Note that only sessions with a minimum number of requests are collected. Very short sessions, e.g. with only a single request, are not collected because they have little to no value as training data.

Step 2 – Data merging from multiple ColdDBs (optional)

In a setup with multiple Airlock Gateway instances, i.e. a failover-cluster, the collected data may be cluttered over different ColdDBs.

  • In this case, the data should be merged into a single ColdDB for a large single data collection with the following steps:
  • 1.
    Copy all cold.db data to a single node. In our example, we copy the remote partner-cold.db into the same folder as our local cold.db:
  • copy
    cd /var/tmp/ 
    scp root@${PARTNER}:/var/airlock/ml-service/cold.db ./partner-cold.db
  • 2.
    Merge both ColdDBs into one ColdDB:
  • copy
    cd /opt/airlock/ml-service/bin  
    ./airlock-ml-colddb-tool --cold-db /var/tmp/partner-cold.db --other-cold-db /var/airlock/ml-service/cold.db copy 
    
  • 3.
    Cleanup the folder and delete the copied db.
  • copy
    rm /var/tmp/partner-cold.db
  • Now we have a single ColdDB containing all available session metrics.

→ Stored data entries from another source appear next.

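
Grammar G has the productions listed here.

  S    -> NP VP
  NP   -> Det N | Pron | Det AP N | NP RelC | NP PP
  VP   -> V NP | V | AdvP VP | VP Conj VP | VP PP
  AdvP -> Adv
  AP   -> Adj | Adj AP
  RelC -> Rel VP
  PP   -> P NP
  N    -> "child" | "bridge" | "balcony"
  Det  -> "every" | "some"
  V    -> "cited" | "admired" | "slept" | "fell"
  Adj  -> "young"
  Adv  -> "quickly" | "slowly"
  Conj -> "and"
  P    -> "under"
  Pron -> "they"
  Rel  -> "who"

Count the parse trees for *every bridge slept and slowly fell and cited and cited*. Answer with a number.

Two of the 9 distinct bracketings:
[S [NP [Det every] [N bridge]] [VP [VP [V slept]] [Conj and] [VP [AdvP [Adv slowly]] [VP [VP [V fell]] [Conj and] [VP [VP [V cited]] [Conj and] [VP [V cited]]]]]]]
[S [NP [Det every] [N bridge]] [VP [VP [V slept]] [Conj and] [VP [AdvP [Adv slowly]] [VP [VP [VP [V fell]] [Conj and] [VP [V cited]]] [Conj and] [VP [V cited]]]]]]
The trees differ in how a recursive rule is bracketed over the same span.

9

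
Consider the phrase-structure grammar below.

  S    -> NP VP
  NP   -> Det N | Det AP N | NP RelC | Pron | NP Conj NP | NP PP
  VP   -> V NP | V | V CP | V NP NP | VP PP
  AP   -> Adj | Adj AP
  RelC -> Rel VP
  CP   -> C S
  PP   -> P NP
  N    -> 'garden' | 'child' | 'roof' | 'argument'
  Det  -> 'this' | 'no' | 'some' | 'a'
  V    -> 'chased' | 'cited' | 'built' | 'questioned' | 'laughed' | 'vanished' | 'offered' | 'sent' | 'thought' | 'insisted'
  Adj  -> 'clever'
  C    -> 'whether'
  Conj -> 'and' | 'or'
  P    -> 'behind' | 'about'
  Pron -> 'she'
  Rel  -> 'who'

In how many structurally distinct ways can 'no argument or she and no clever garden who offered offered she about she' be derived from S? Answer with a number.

10

Two of the 10 distinct bracketings:
[S [NP [NP [NP [Det no] [N argument]] [Conj or] [NP [NP [Pron she]] [Conj and] [NP [Det no] [AP [Adj clever]] [N garden]]]] [RelC [Rel who] [VP [V offered]]]] [VP [V offered] [NP [NP [Pron she]] [PP [P about] [NP [Pron she]]]]]]
[S [NP [NP [NP [Det no] [N argument]] [Conj or] [NP [NP [Pron she]] [Conj and] [NP [Det no] [AP [Adj clever]] [N garden]]]] [RelC [Rel who] [VP [V offered]]]] [VP [VP [V offered] [NP [Pron she]]] [PP [P about] [NP [Pron she]]]]]
The difference turns on whether NP → NP PP is used at the relevant span, versus an alternative expansion of NP.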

Step 3 – Train the Anomaly Shield ML model

  • Once we have collected a few thousand session data it is time to start training the Airlock Anomaly Shield service:
  • 1.
    Start the training of the machine learning models. In our example we have parameterized the application and time range:
  • copy
    cd /opt/airlock/ml-service/bin 
    ./airlock-ml-trainer --cold-db "/var/airlock/ml-service/cold.db"  --model-dir "/var/airlock/ml-service/models/" --application "BookShop" --start "2021-06-01" --end "2021-07-01"
  • 2.
    After training, the airlock-ml-service needs to be restarted:
  • copy
    systemctl restart airlock-ml-service
  • Now the models are trained, and Airlock Anomaly Shield can be configured to evaluate new requests for the BookShop application.

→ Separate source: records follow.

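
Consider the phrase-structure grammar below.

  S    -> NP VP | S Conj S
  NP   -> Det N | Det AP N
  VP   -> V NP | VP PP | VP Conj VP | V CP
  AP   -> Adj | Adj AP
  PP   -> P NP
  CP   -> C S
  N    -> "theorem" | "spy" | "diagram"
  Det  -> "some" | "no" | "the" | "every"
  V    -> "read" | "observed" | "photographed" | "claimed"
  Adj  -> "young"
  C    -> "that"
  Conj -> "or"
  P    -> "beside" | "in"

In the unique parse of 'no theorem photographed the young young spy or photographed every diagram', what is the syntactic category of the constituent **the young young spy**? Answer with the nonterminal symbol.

[S [NP [Det no] [N theorem]] [VP [VP [V photographed] [NP [Det the] [AP [Adj young] [AP [Adj young]]] [N spy]]] [Conj or] [VP [V photographed] [NP [Det every] [N diagram]]]]]
The span 'the young young spy' is the NP node built by NP → Det AP N.

NP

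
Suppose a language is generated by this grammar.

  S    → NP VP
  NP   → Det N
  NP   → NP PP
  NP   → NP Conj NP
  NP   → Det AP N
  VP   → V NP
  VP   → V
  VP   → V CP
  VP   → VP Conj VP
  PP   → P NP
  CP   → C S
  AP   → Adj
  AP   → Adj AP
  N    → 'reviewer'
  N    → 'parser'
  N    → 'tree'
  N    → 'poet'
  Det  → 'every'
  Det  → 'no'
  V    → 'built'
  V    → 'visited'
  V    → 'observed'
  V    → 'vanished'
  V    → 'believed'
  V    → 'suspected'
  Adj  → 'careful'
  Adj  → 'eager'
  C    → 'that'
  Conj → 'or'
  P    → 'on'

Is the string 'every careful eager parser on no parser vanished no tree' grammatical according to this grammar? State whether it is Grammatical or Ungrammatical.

Grammatical

[S [NP [NP [Det every] [AP [Adj careful] [AP [Adj eager]]] [N parser]] [PP [P on] [NP [Det no] [N parser]]]] [VP [V vanished] [NP [Det no] [N tree]]]]
The bracketing above is licensed at every node by one of the given productions, with S at the root.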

Note that in our example, we've used the default locations for cold.db and model-dir.

  • Change the paths accordingly if you plan to:
  • Use a ColdDB from a specific Airlock Gateway instance.
  • If the active models should not be overwritten, e.g. if the models should only be used for analytics/tuning tests.

Step 4 – Distribute trained models between Gateway instances (optional)

In a setup with multiple Airlock Gateway instances, i.e. a failover-cluster, the trained models must be distributed to the other instances.

  • 1.
    Copy models from the trained Gateway instance to a partner instance.
  • copy
    scp -r /var/airlock/ml-service/models/* root@${PARTNER}:/var/airlock/ml-service/models/
  • 2.
    On the partner instance restart the ml-service so the new models are being used.
  • copy
    systemctl restart airlock-ml-service
  • Now, both Airlock Gateway instances use the same training data.